Hans-Erich Voss (or Voß) (30 October 1897 – 18 November 1969) was a German Vice Admiral and one of the final occupants of the Führerbunker during the battle of Berlin in 1945. He was also among the last people to see both Adolf Hitler and Josef Göbbels alive before they committed suicide.
Voss was born in Angermünde, Brandenburg on 30 October 1897. He graduated from the German Naval Academy in 1917. He served in the German Navy through the Weimar Republic and Nazi periods. In 1942, he was commander of the heavy cruiser Prinz Eugen, and met Josef Goebbels, then Reich Propaganda Minister, when Göbbels accompanied a party of journalists on a tour of the ship. As a result of this meeting, Göbbels arranged to have Voss appointed Naval Liaison Officer to Hitler's headquarters in March 1943.

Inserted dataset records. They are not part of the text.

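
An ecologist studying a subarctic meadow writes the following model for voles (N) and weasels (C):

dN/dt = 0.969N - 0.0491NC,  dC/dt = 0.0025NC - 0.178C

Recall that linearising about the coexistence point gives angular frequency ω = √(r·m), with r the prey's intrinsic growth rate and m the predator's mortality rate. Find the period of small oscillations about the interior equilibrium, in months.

T ≈ 15.1 months

Here r = 0.969 and m = 0.178, so r·m = 0.172.
ω = √0.172 = 0.415 per month, hence T = 2π/ω ≈ 15.1 months.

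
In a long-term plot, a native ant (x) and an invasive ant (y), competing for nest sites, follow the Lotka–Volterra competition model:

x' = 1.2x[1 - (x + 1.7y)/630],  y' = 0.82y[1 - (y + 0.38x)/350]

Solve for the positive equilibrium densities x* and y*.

x* ≈ 98.9, y* ≈ 312

Setting both brackets to zero gives the nullclines x + 1.7y = 630 and 0.38x + y = 350.
Substituting y = 350 - 0.38x into the first: x(1 - 1.7·0.38) = 630 - 1.7·350.
So x* = 35/0.354 = 98.9, and then y* = 350 - 0.38·98.9 = 312.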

Voss was present during the bomb plot against Hitler on 20 July 1944. He was in the conference room at Hitler's Rastenburg Headquarters Wolfsschanze ("Wolf's Lair") as Kriegsmarine representative. Around 12:30 hours as the conference began, plotter Claus von Stauffenberg made an excuse to use a washroom in Wilhelm Keitel's office where he used pliers to crush the end of a pencil detonator inserted into a 1 kilogram (2.2 lb) block of plastic explosive wrapped in brown paper. The detonator, which consisted of a thin copper tube containing acid , took ten minutes to silently eat through wire holding back the firing pin from the percussion cap. The primed bomb was then placed in a briefcase under a table around which Hitler, Voss and more than 20 officers had gathered. Between 12:40 and 12:50 the bomb detonated, destroying the conference room.
In his capacity as Kriegsmarine Liaison Officer, Voss accompanied Hitler, Göbbels, and their entourages into the Führerbunker under the Reich Chancellery building in central Berlin in January 1945. In the final months of the Third Reich, Voss became a close confidante of Göbbels and his wife Magda Göbbels. He was aware that the Göbbels had decided that they would not leave the bunker, but would kill their children and then themselves once Hitler was dead.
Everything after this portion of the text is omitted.